Un llamado basado en el ejemplo de María y José
El prelado recordó cómo María y José enfrentaron con fe y responsabilidad el anuncio del nacimiento de Jesús, asumiendo con madurez espiritual una misión trascendental. Destacó que ambos personajes bíblicos supieron reconocer la voluntad divina y actuar en consecuencia, poniendo su confianza más allá de las circunstancias humanas.
Según Salcedo Aquino, esta actitud de entrega y fidelidad debe inspirar a los creyentes en la actualidad, especialmente en una época marcada por el consumismo y la agitación propia de las fiestas.

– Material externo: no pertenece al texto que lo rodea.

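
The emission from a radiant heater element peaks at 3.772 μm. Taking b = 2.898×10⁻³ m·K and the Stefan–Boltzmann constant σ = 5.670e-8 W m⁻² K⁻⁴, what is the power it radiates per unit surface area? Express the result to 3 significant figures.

Wien's law: T = b/λ_max = 2.898×10⁻³/3.772×10⁻⁶ = 768.293 K.
Then I = σT⁴ = 5.670×10⁻⁸×(768.293)⁴ = 1.98×10⁴ W/m².

I ≈ 1.98×10⁴ W/m²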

La presencia de Dios en lo frágil
El obispo señaló que la manifestación de Dios en estos días no ocurre en el poder o la grandeza, sino en la vulnerabilidad: en la infancia, en quienes sufren carencias y en aquellos que requieren apoyo y compasión.
“La presencia de Dios se manifestará a través de la fragilidad, de las infancias, de las personas que están necesitadas de atención y cuidados y que no presionan a nadie, sino los invitan a tener la disposición de recibirlo en la intención de vida y en la fragilidad que viene Dios”
, afirmó.
Destacó que el nombre Jesús significa “Dios salva”, y que su misión no respondió a intereses terrenales, sino a un propósito espiritual: traer gracia, vida plena y perdón de pecados.
Un hogar abierto a la fe
El jerarca católico insistió en que cada familia está llamada a permitir que Cristo more en su seno, no solo como símbolo, sino como presencia viva que transforma.
“Todos estamos invitados a que Dios habite en nuestras familias, que el anuncio y alegría del evangelio de la presencia de Dios esté con nosotros, con nuestras familias y en nuestros hogares”
, concluyó, alentando a redescubrir el sentido profundo de la Navidad más allá de las tradiciones superficiales.